The Constitution demands that we count everyone who lives in the United States once a decade. This year, the president is demanding that we stop counting before we’re done.

Over the objections of professional demographers in the Census Bureau, the Trump administration is cutting in half the usual two-month period of counting people who did not respond to the census by mail or online. It’s also cutting the budgeted “clean up” time where the bureau checks its data for accuracy to avoid double counting.

Along with an ongoing court battle by the administration to remove undocumented immigrants from the official count, this could be the least accurate census in modern times, and that matters.

Census figures are used to determine political representation. States gain or lose congressional districts based on their census count.

It’s also used to distribute federal funds for health care, education and highway projects. If you are not counted in the census, it’s as if you don’t exist when the money is distributed even though you are still using the hospitals, schools or roads.

Maine started slowly in participating in the current census, but it’s since become a national leader with 96.3 percent of the population official counted. As good as that sounds, a 3.7 percent undercount would be a fiscal catastrophe for the state that is already looking at a projected $882 million drop in tax collection over the next two years due to the COVID-caused economic crisis.

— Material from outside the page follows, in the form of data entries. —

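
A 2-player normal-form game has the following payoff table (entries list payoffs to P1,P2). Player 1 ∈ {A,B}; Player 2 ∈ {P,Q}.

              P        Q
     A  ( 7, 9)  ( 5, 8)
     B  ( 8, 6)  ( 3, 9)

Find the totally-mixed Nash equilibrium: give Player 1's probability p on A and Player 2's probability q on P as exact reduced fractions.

(p,q) = (3/4, 2/3)

P1 indiff ⇒ q·7+(1-q)·5 = q·8+(1-q)·3 ⇒ q(-1) = (1-q)(-2) ⇒ q = 2/3
P2 indiff ⇒ p·9+(1-p)·6 = p·8+(1-p)·9 ⇒ p(1) = (1-p)(3) ⇒ p = 3/4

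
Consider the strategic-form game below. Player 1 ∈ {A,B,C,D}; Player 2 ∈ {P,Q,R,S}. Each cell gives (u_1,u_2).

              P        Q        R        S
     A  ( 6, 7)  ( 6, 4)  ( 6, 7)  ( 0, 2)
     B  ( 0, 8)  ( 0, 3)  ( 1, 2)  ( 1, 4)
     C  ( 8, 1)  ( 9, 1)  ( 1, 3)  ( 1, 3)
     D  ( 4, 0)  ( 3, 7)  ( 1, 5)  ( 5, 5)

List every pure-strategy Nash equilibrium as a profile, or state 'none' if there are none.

(A,P): not NE [P1→C gives 8>6]
(A,Q): not NE [P1→C gives 9>6; P2→R gives 7>4]
(A,R): NE
(A,S): not NE [P1→D gives 5>0; P2→R gives 7>2]
(B,P): not NE [P1→C gives 8>0]
(B,Q): not NE [P1→C gives 9>0; P2→P gives 8>3]
(B,R): not NE [P1→A gives 6>1; P2→P gives 8>2]
(B,S): not NE [P1→D gives 5>1; P2→P gives 8>4]
(C,P): not NE [P2→S gives 3>1]
(C,Q): not NE [P2→S gives 3>1]
(C,R): not NE [P1→A gives 6>1]
(C,S): not NE [P1→D gives 5>1]
(D,P): not NE [P1→C gives 8>4; P2→Q gives 7>0]
(D,Q): not NE [P1→C gives 9>3]
(D,R): not NE [P1→A gives 6>1; P2→Q gives 7>5]
(D,S): not NE [P2→Q gives 7>5]

PSNE = {(A,R)}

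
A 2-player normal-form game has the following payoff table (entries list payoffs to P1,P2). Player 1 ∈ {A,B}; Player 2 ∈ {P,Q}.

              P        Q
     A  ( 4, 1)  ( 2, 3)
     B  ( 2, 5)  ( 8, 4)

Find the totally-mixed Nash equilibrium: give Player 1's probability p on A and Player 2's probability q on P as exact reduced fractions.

P1 indiff ⇒ q·4+(1-q)·2 = q·2+(1-q)·8 ⇒ q(2) = (1-q)(6) ⇒ q = 3/4
P2 indiff ⇒ p·1+(1-p)·5 = p·3+(1-p)·4 ⇒ p(-2) = (1-p)(-1) ⇒ p = 1/3

(p,q) = (1/3, 3/4)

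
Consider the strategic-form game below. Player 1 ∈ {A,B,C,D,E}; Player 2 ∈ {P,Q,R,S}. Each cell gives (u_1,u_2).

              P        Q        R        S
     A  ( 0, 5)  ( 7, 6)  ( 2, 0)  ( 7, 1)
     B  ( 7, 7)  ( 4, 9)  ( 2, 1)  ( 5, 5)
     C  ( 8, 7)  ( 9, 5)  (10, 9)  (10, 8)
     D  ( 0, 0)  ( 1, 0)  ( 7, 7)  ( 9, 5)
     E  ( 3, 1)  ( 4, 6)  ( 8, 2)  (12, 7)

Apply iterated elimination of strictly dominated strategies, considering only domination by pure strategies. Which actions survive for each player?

Survivors P1:{C,E} P2:{R,S}

P1 drop A (C beats it: P:8>0 Q:9>7 R:10>2 S:10>7)
P1 drop B (C beats it: P:8>7 Q:9>4 R:10>2 S:10>5)
P1 drop D (C beats it: P:8>0 Q:9>1 R:10>7 S:10>9)
P2 drop P (R beats it: C:9>7 E:2>1)
P2 drop Q (S beats it: C:8>5 E:7>6)
P1→{C,E} P2→{R,S}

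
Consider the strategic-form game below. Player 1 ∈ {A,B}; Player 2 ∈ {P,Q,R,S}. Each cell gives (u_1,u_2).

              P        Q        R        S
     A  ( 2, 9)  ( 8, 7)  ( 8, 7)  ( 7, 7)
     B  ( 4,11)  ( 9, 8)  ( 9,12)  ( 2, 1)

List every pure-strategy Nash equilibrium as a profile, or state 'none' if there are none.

(A,P): not NE [P1→B gives 4>2]
(A,Q): not NE [P1→B gives 9>8; P2→P gives 9>7]
(A,R): not NE [P1→B gives 9>8; P2→P gives 9>7]
(A,S): not NE [P2→P gives 9>7]
(B,P): not NE [P2→R gives 12>11]
(B,Q): not NE [P2→R gives 12>8]
(B,R): NE
(B,S): not NE [P1→A gives 7>2; P2→R gives 12>1]

PSNE = {(B,R)}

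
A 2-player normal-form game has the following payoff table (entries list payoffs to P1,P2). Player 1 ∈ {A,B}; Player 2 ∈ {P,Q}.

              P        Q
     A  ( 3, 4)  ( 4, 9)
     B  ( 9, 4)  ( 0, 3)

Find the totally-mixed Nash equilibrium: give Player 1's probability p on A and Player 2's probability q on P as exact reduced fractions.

p=1/6, q=2/5

P1 indiff ⇒ q·3+(1-q)·4 = q·9+(1-q)·0 ⇒ q(-6) = (1-q)(-4) ⇒ q = 2/5
P2 indiff ⇒ p·4+(1-p)·4 = p·9+(1-p)·3 ⇒ p(-5) = (1-p)(-1) ⇒ p = 1/6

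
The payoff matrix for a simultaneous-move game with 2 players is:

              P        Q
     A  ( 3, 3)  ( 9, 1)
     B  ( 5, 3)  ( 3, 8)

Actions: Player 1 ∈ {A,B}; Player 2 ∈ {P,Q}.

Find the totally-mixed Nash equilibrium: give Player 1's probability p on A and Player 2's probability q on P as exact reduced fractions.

p=5/7, q=3/4

P1 indiff ⇒ q·3+(1-q)·9 = q·5+(1-q)·3 ⇒ q(-2) = (1-q)(-6) ⇒ q = 3/4
P2 indiff ⇒ p·3+(1-p)·3 = p·1+(1-p)·8 ⇒ p(2) = (1-p)(5) ⇒ p = 5/7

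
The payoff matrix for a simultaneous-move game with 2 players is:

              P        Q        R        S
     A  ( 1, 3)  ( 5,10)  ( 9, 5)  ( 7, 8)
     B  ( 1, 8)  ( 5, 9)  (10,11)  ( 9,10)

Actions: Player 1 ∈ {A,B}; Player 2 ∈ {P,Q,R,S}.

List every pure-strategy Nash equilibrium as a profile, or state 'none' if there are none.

PSNE = {(A,Q), (B,R)}

(A,P): not NE [P2→Q gives 10>3]
(A,Q): NE
(A,R): not NE [P1→B gives 10>9; P2→Q gives 10>5]
(A,S): not NE [P1→B gives 9>7; P2→Q gives 10>8]
(B,P): not NE [P2→R gives 11>8]
(B,Q): not NE [P2→R gives 11>9]
(B,R): NE
(B,S): not NE [P2→R gives 11>10]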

According to a study issued by the House Government Oversight Committee, a 1 percent undercount in Maine would mean the loss of $21 million in federal funding for Medicaid, Children’s Health Insurance Program and the foster care assistance program.

A 1 percent undercount would mean the loss of $540,000 in funding for schools and nearly $400,000 in federal job programs.

The 2010 census was conducted under much more favorable circumstances, and it undercounted the population by 16 million people. An accurate count this year, in the midst of the coronavirus pandemic that limits face-to-face contact, would have been a challenge. But having the census run by an administration that is trying to intentionally undercount the population for perceived political advantage is likely to give us the least accurate census in modern times, potentially handcuffing the federal government for a decade.

2020 is a year in which we need more time to conduct an accurate count, not less. The census should not be shutting down early.